The border agreement with Croatia was considered a formality until the Serb presidency chairman, Nebojsa Radmanovic, refused to sign it on Monday, saying that Serb representatives had been omitted from an ad hoc commission that agreed a deal with Croatia last week.
The European Commission has scheduled the signing of the border agreement for Wednesday but Bosnia has not even appointed an official to sign it.
"The European Union is expecting the signature of these important agreements on June 19 in Brussels, and we call on all competent institutions to find an urgent solution in the interest of citizens," the Commission said in a statement.
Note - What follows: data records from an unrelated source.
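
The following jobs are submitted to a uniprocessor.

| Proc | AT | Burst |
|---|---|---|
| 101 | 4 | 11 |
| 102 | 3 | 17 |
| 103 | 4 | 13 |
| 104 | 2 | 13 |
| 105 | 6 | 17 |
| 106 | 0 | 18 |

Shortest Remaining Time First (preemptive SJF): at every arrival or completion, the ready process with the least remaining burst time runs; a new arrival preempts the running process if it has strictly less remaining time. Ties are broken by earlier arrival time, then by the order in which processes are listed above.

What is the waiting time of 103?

22

Timeline: | 106 0-2 | 104 2-15 | 101 15-26 | 103 26-39 | 106 39-55 | 102 55-72 | 105 72-89 |
Completion: 101=26  102=72  103=39  104=15  105=89  106=55
Turnaround (C−A): 101=22  102=69  103=35  104=13  105=83  106=55
Waiting(103) = turnaround − burst = 35 − 13 = 22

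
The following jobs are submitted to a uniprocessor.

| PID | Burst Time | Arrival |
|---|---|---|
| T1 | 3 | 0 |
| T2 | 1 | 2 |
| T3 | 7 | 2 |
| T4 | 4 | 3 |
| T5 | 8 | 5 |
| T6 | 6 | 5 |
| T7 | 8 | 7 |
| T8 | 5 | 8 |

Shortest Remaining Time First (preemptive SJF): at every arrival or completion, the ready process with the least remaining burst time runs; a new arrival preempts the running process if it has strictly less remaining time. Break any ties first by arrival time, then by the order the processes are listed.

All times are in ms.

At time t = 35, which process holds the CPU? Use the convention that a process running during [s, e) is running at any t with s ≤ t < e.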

An EU official said failure to sign the agreement would leave border crossings "in a kind of a limbo", with their status "very unclear". Bosnia makes most of its exports via the 1,000-km (620-mile) border with Croatia.
"There are realistic prospects that people will not be able to cross these border crossings," the official said on condition of anonymity. "But you can fly to Zagreb or drive all the way to Montenegro to enter Croatia."
Security Minister Fahrudin Radoncic, a Muslim Bosniak, called on Radmanovic to reconsider, saying the border closure would be disastrous and cause uproar among citizens, who have protested recently to show their discontent with the government.
"Just imagine that we are forced to get into the European Union via Serbia or Montenegro!" Radoncic said in an interview with Aljazeera Balkans television.